Baker explained that, “Cyber models have hit a level of maturity that are now allowing the insurance industry to expand both the reinsurance structures available and also be considered by the ILS market in earnest.

“While previously more straightforward structures were dominant due to the lack of modeling credibility, we saw 2023 kick off with the announcement of the first cyber cat bond sponsored by Beazley as well as a retrocession quota share by Hannover Re.”

Baker said that what has really changed to stimulate this wave of cyber ILS activity, is improvements in models and the market’s understanding of them.

She noted that “the reflection of true exposure, transparency, and validation” has helped to increase acceptance and understanding of cyber risk in the ILS investor community.

Baker explained, “Previously model inputs may not have been granular enough for sponsors to feel confident that their true cyber exposures were being represented in model outputs. One of the ways this has changed over the years is in the increased granularity in the terms and conditions that are included, for example: extortion sublimits and business interruption waiting periods. Another is having confidence that models reflect the true network architecture of their insureds across the book of business.

“While certain software supply chains such as operational technology are quite hard to observe, there are increasingly very good data sets that detail known enterprise dependencies for technology like cloud service provider usage. Models that are able to exploit this data fully and make adjustments where that data is lacking have given the market more confidence that uncertainty in potential event footprint is being minimized to the extent possible.”

Baker went on to say that cyber risk modelling firms, like CyberCube, are embracing transparency in order to provide the clarity into methodologies used and the underlying risks that both the traditional reinsurance market and ILS investors need.

“Transparency in model methodology is key to acceptance from not only the (re)insurance carriers but also in fostering the development cyber ILS market. In order to increase adoption modelers have become increasingly more open about their data, methodology, and the limitations of their models. Cyber expertise is still being built across the value chain but leaning in on the similarities of systemic cyber modeling frameworks with those of nat cat modeling while being as transparent as possible has helped cyber models garner the interest and initial trust of the ILS community,” Baker told us.

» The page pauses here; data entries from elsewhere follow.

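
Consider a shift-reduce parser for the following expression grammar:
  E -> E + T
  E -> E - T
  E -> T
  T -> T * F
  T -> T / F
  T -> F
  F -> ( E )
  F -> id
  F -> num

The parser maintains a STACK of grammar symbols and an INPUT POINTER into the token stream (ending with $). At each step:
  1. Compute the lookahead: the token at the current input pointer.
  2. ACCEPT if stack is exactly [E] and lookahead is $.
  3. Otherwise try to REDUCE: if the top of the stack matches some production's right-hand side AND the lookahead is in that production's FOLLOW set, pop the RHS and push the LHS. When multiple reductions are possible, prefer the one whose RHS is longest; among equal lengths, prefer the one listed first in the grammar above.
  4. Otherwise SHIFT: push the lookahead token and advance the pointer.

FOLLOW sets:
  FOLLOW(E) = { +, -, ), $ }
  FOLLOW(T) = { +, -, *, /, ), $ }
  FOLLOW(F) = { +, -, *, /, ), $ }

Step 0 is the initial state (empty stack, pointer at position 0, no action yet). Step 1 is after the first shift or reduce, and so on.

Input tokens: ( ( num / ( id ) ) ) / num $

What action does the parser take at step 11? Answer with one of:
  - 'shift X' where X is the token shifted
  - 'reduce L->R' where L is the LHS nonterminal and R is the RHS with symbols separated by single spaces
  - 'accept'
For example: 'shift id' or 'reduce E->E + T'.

Answer: reduce E->T

Derivation:
Step 1: shift (. Stack=[(] ptr=1 lookahead=( remaining=[( num / ( id ) ) ) / num $]
Step 2: shift (. Stack=[( (] ptr=2 lookahead=num remaining=[num / ( id ) ) ) / num $]
Step 3: shift num. Stack=[( ( num] ptr=3 lookahead=/ remaining=[/ ( id ) ) ) / num $]
Step 4: reduce F->num. Stack=[( ( F] ptr=3 lookahead=/ remaining=[/ ( id ) ) ) / num $]
Step 5: reduce T->F. Stack=[( ( T] ptr=3 lookahead=/ remaining=[/ ( id ) ) ) / num $]
Step 6: shift /. Stack=[( ( T /] ptr=4 lookahead=( remaining=[( id ) ) ) / num $]
Step 7: shift (. Stack=[( ( T / (] ptr=5 lookahead=id remaining=[id ) ) ) / num $]
Step 8: shift id. Stack=[( ( T / ( id] ptr=6 lookahead=) remaining=[) ) ) / num $]
Step 9: reduce F->id. Stack=[( ( T / ( F] ptr=6 lookahead=) remaining=[) ) ) / num $]
Step 10: reduce T->F. Stack=[( ( T / ( T] ptr=6 lookahead=) remaining=[) ) ) / num $]
Step 11: reduce E->T. Stack=[( ( T / ( E] ptr=6 lookahead=) remaining=[) ) ) / num $]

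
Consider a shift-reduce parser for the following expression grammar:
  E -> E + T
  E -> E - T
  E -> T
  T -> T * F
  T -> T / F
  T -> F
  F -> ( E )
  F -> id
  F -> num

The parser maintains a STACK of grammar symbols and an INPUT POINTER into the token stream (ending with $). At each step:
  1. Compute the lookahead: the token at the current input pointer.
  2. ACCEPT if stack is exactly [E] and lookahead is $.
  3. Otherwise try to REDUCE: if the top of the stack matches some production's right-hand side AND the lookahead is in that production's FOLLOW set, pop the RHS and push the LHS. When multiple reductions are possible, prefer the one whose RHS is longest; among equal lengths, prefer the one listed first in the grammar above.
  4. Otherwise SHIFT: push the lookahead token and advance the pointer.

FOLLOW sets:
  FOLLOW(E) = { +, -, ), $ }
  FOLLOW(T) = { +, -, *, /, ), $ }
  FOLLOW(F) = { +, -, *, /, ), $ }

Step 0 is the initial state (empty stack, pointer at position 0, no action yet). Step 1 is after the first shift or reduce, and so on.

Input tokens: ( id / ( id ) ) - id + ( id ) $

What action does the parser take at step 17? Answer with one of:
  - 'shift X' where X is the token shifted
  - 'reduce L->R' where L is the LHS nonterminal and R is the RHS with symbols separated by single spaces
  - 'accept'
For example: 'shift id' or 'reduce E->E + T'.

Step 1: shift (. Stack=[(] ptr=1 lookahead=id remaining=[id / ( id ) ) - id + ( id ) $]
Step 2: shift id. Stack=[( id] ptr=2 lookahead=/ remaining=[/ ( id ) ) - id + ( id ) $]
Step 3: reduce F->id. Stack=[( F] ptr=2 lookahead=/ remaining=[/ ( id ) ) - id + ( id ) $]
Step 4: reduce T->F. Stack=[( T] ptr=2 lookahead=/ remaining=[/ ( id ) ) - id + ( id ) $]
Step 5: shift /. Stack=[( T /] ptr=3 lookahead=( remaining=[( id ) ) - id + ( id ) $]
Step 6: shift (. Stack=[( T / (] ptr=4 lookahead=id remaining=[id ) ) - id + ( id ) $]
Step 7: shift id. Stack=[( T / ( id] ptr=5 lookahead=) remaining=[) ) - id + ( id ) $]
Step 8: reduce F->id. Stack=[( T / ( F] ptr=5 lookahead=) remaining=[) ) - id + ( id ) $]
Step 9: reduce T->F. Stack=[( T / ( T] ptr=5 lookahead=) remaining=[) ) - id + ( id ) $]
Step 10: reduce E->T. Stack=[( T / ( E] ptr=5 lookahead=) remaining=[) ) - id + ( id ) $]
Step 11: shift ). Stack=[( T / ( E )] ptr=6 lookahead=) remaining=[) - id + ( id ) $]
Step 12: reduce F->( E ). Stack=[( T / F] ptr=6 lookahead=) remaining=[) - id + ( id ) $]
Step 13: reduce T->T / F. Stack=[( T] ptr=6 lookahead=) remaining=[) - id + ( id ) $]
Step 14: reduce E->T. Stack=[( E] ptr=6 lookahead=) remaining=[) - id + ( id ) $]
Step 15: shift ). Stack=[( E )] ptr=7 lookahead=- remaining=[- id + ( id ) $]
Step 16: reduce F->( E ). Stack=[F] ptr=7 lookahead=- remaining=[- id + ( id ) $]
Step 17: reduce T->F. Stack=[T] ptr=7 lookahead=- remaining=[- id + ( id ) $]

Answer: reduce T->F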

Adding that, “No one benefits from a black box, but the entire cyber insurance industry has a lot to gain from the growth that even a fledgling cyber ILS market can help support.”

In delivering what ILS investors have needed to gain comfort in modellers abilities, when it comes to cyber risks, Baker said that validating model output has been an important step.

“It’s true that we do not yet have a robust history of systemic cyber events to validate these models in the same manner as is done for other insurance models. However, there are validation exercises that can and should be done now. Breaking down the separate modules of systemic cyber models into event definition or narrative, frequency, footprint, and severity can greatly expand the universe of real-world data that is available for these exercises as they allow for non-systemic events and near misses to become relevant and informative,” she explained to in our interview.

Closing to say that, “This has been key for potential investors in the cyber ILS space who want to see evidence that cyber modeling is robust enough for their purposes.”